Periodic Reporting for period 1 - PHOEBE (Predictive ApproacHes fOr SafEr UrBan Environments)
Reporting period: 2022-11-01 to 2024-04-30
The challenge: Recent European Union statistics on urban road fatalities suggest that even though road fatalities are constantly declining, still nearly 7500 fatalities were recorded in the EU27 in 2020. This number of urban fatalities represents around 40% of all road fatalities.The predominantly car-centric mobility planning of past decades create passenger car congestion in urban environments across the continent. Furthermore, lacking speed limit compliance, car-centric spatial design and reckless driving create a precarious or even dangerous urban landscape for pedestrians, cyclists, users of emerging mobility solutions and vulnerable road users. The latter group is facing significant challenges, as traffic flows might be too fast in urban environments or street spaces are too crowded. Therefore, the PHOEBE project is following the ambitious ‘Vision Zero’ goal that was formulated by the European Commission with the aim to halve the number of road fatalities by 2020 and a long term-goal to move close to zero fatalities by 2050.THE
The plan: PHOEBE is developing an integrated, dynamic human-centred predictive safety assessment framework for all road user types in urban areas. This will be achieved by bringing together traffic simulation, road safety assessment, data concerning human behaviour and mode shift, as well as demand modelling of new and emerging mobility data. The unique PHOEBE plan to develop integrated modelling and simulation tools to help cities to plan urban road safety measures. PHOEBE will be able to predict and assess safety impacts at the transport system level without the need for detailed simulation of the entire network by applying a simple Select - Simulate - Evaluate - Extrapolate approach. Overall, the results of PHOEBE can be used as a blueprint by other European cities to developed their own knowledge products, such as socioeconomic analysis model, urban road safety assessment, human behaviour and choice modelling. It will show how cities can establish and apply the predictive safety assessment framework in an efficient and cost-effective way, providing a theoretical guide on how it works, and how to implement it and knowledge products.
PHOEBE has also established the use case experimental design, where the framework will be tested. Each use case had defined objectives, leading to the selection of sites and performance measures for the PHOEBE framework's application. The designs detailed coverage areas, scenarios, and model capabilities that are currently under development as part of WP3. The use case experimental designs are documented in Deliverable 4.1 while the current stage of the model developments is detailed in Deliverable 3.1.
Additionally, the first 18 months of the project were dedicated to understanding data needs and data availability. This involved working with stakeholders in use case regions, user case owners, and all project partners to gather data requirements related to the project. This process followed a series of designed steps, each seeking to elicit high-level, then progressively more refined and complete project data requirements. This approach focused on data-centric, consumer-led analysis across all stakeholders. Deliverable 2.1 presents the results of the data mapping exercises.

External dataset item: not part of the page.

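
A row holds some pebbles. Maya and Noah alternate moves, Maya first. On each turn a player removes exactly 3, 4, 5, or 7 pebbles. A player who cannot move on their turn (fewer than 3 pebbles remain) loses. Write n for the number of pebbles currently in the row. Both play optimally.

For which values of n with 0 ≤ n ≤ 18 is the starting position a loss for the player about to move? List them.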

Investigating this integration within the PHOEBE methodology includes the following aspects: (i) What information (data) each component receives from the other components; (ii) What models each component applies on the received information from other components; (iii) What information (data) each component provides for the other components; and (iv) What process (order) is followed for the above information receiving / giving.
An important part of this integrated framework is creating a set of common safety indicators across all components and harmonising them so that the links between the components are seamless, something that, from the best of our knowledge, was never done before. In addition and during the development of this framework, special attention is given to the vulnerable road users (VRUs) and new emerging modes of transport (e.g. micro-mobility), something still not well explored in the road safety literature.

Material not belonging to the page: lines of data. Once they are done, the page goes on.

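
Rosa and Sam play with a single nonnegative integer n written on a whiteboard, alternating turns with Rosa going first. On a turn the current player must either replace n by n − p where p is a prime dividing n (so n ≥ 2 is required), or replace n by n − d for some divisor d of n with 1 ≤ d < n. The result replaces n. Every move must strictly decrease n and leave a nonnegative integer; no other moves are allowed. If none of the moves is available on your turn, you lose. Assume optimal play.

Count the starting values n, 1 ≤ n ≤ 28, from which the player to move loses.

6

Use the standard recursion: the mover loses at a terminal position; elsewhere, the mover wins exactly when some move hands the opponent an L position.
n=0: no move → L
n=1: no move → L
n=2: →0(L), so W
n=3: →0(L), so W
n=4: →2(W), 3(W) — all W, so L
n=5: →0(L), so W
n=6: →4(L), so W
n=7: →0(L), so W
n=8: →4(L), so W
n=9: →6(W), 8(W) — all W, so L
n=10: →9(L), so W
n=11: →0(L), so W
n=12: →9(L), so W
n=13: →0(L), so W
n=14: →7(W), 12(W), 13(W) — all W, so L
n=15: →14(L), so W
n=16: →14(L), so W
n=17: →0(L), so W
n=18: →9(L), so W
n=19: →0(L), so W
n=20: →10(W), 15(W), 16(W), 18(W), 19(W) — all W, so L
n=21: →14(L), so W
n=22: →20(L), so W
n=23: →0(L), so W
n=24: →20(L), so W
n=25: →20(L), so W
n=26: →13(W), 24(W), 25(W) — all W, so L
n=27: →26(L), so W
n=28: →14(L), so W
L entries with 1 ≤ n ≤ 28 (n=0 is outside the asked range and is not counted): n = 1, 4, 9, 14, 20, 26; that makes 6.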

Phoebe is currently in the initial attempt to test its advances of the SoA in the following areas:
• Integrating human behaviour and modal shift models into traffic simulation for safety analysis purposes: The aim of this work is to capture of the impacts of transport disruptions or transitions, by addressing behavioural adaptation, travel behaviour change and infrastructure provision.
• Improving traffic simulation models for Vulnerable Road User (VRU) safety: The aim of this work is to establish a methodological process for incorporating non-motorised/light transport modes in traffic simulation to predict road safety outcomes for these road user groups.
• Enhancement of road safety assessments for urban road networks: The aim of this work is to enhance existing road safety assessment models, namely iRAP’s Star Rating and FSI estimations with a focus on urban environments and CycleRAP for micro-mobility simulations, and associated user tools with the capability for dynamic modelling of road user risk and scenario testing.
• Socioeconomic impact assessment: The aim of this work is to devise a harmonised methodology for the socio-economic impact assessment of safety measures at three levels (health and safety, environmental and economic) through network-level extrapolation road safety evaluation mode shift and induced demand modelling components of the PHOEBE framework to allow informed decision making by all stakeholders.